(PRWEB) February 24, 2013
Student members of Loyola High School's Peace and Justice Coalition are gearing up for their third annual Juvenile Justice Week of Faith and Healing, set to take place March 4th thru the 8th. Under the direction of teacher Mr. Tom Portman, students hope to create awareness about issues of social justice within the juvenile justice system and raise support for re-sentencing legislation CA bill SB-260.
Students active in the Peace and Justice Coalition recently marked a victory with the passing of re-sentencing legislation SB-9, a bill they lobbied for in past years, and, according to Portman, they hope to continue the momentum this year with another successful week of education and activism.
Students have organized a wide range of events to educate their community about the situation of incarcerated youth in California. As one part of their efforts, organizers have constructed a cell the size of an actual juvenile hall cell to help their peers empathize with those behind bars. Students sit inside the cell and do journal writing about how they would feel if they were sentenced to life in prison. According to Mr. Portman, one of the key goals of Juvenile Justice Week is to get rid of stereotypes that portray incarcerated juveniles as monsters. "Instead, we want to emphasize that these incarcerated youth are part of our family of God."
The week's events will also include speakers like Rev. Mike Kennedy, renowned author and director of The Jesuit Restorative Justice Initiative. Fr. Mike has been a force for social justice at Loyola and in the greater Los Angeles community for many years, and Mr. Portman credits him for Loyola's high levels of participation in social justice activism. "Some students never forget the experience of going with Fr. Mike to spend the day with teenagers their same age who have received life sentences. They returned to Loyola High to tell other students how these locked-up youth were so much like themselves." Junior Tyler Griffin remembers how he was moved by the connections he felt with juvenile offenders. "Many of the kids that have been incarcerated were not as fortunate as we are and did not grow up in a stable home. It is sad to see people imprisoned for their entire lives because of poor decisions they made as kids."
Also speaking will be Scott Budnick, Hollywood film producer best known for his work on The Hangover and a fierce champion for children in need. For his work with youth in the criminal justice system, Governor Jerry Brown named Budnick California’s Volunteer of the Year for 2012. Budnick currently is launching The Anti-Recidivism Coalition (ARC), an organization of very high-achieving formerly incarcerated young adults who work to support one another, while attempting to stop the flow of men and woman into the criminal justice system.
Much of the activity at Loyola, though, will center around the letter-writing campaigns and in-person lobbying that have already proved so effective in getting SB-9 passed.

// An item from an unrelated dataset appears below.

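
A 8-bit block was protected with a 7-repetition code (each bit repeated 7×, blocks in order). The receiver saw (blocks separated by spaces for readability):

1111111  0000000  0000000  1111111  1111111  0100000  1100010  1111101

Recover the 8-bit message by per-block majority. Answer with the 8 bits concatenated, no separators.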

Students plan on once again traveling to Sacramento to speak to CA state representatives in person and lobby for SB-260 which grants further opportunities for sentencing review to inmates incarcerated as minors. Junior Justin Hopkins remembers his surprise at the reception they received the first time they went to lobby in Sacramento. "Going into the trip, I figured our chances of changing any politicians’ minds on the matter was slim to none; surprisingly, however, all of the various legislators and aides we met with were moved by the touching images we showed and stories we told. In general, meeting with the politicians illustrated to me how influential the voices of a few high school teenagers could be."
This year, students have also decided to organize a book drive to help build up the library collection at Juvenile Hall to provide better educational opportunities for the inmates. Senior Xander Swain, who spearheaded the initiative, sees education as the critical force that can help turn things around for those already on the wrong side of the law. "After all, the only freedom these kids have is their imagination. The only way to truly empower them to succeed in society is to give them the gift of education." Swain sees a big future for the relationship between the Loyola community and the juvenile justice system. “This is just a start. I hope that Loyola High School will be at the forefront of innovative educational opportunities for incarcerated youth." Swain believes that by sharing the resources that Loyola already provides its students, it can get double the returns by helping others. "I would really like to see an educational partnership with Loyola High School where these kids could benefit from podcasts and hear live discussions of everything from literature to science.”